Twelve antibiotic substances for human use, including trimethoprim and representatives of the fluoroquinolone (FQ), sulfonamide (SA), penicillin (PE), cephalosporin (CE), nitroimidazole (NI), tetracycline (TC), and macrolide (MA) groups, were subjected to a screening study at five Swedish sewage treatment plants (STPs) during one week in 2002 and one week in 2003. The analytes were extracted from raw sewage water, final effluent, and sludge by solid-phase extraction (SPE) or liquid−solid extraction (as appropriate) and then identified and quantified by liquid chromatography/tandem mass spectrometry. The most frequently detected antibiotics in the matrices considered in this study were norfloxacin, ofloxacin, ciprofloxacin, trimethoprim, sulfamethoxazole, and doxycycline. The other analytes were only detected in a few samples.
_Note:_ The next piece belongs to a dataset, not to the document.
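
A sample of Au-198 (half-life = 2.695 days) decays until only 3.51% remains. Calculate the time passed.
t = t½ × log₂(N₀/N) = 13.02 days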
Analysis of the weekly mass flows through each STP showed that FQs were partly eliminated from the water during sewage water treatment and the highest amounts of these substances were found in sludge. Sulfamethoxazole and trimethoprim were mainly found in raw sewage water and final effluent, but these substances had balancing mass flows, indicating that they too can withstand sewage water treatment. The mass flow patterns for doxycycline were more complex, with high amounts occurring in sludge in some cases, suggesting that the behavior of this analyte may be more strongly influenced by the treatment process and other variables at individual STPs. The environmental load (the sum of the amounts in the final effluent and sludge) normalized to the number of inhabitants in the catchment area of each investigated STP compared with theoretical predictions based on consumption data (in parentheses) showed good correlations: norfloxacin, 0.8 (0.9); ofloxacin, 0.3 (0.2); ciprofloxacin, 1.3 (3.5); sulfamethoxazole, 0.2 (0.4); trimethoprim, 1.1 (1.0); and doxycycline, 0.7 (0.4) mg per person per week. The results show that reasonably accurate predictions of environmental load of these antibiotics can be time-effectively derived from consumption data without additional measurements.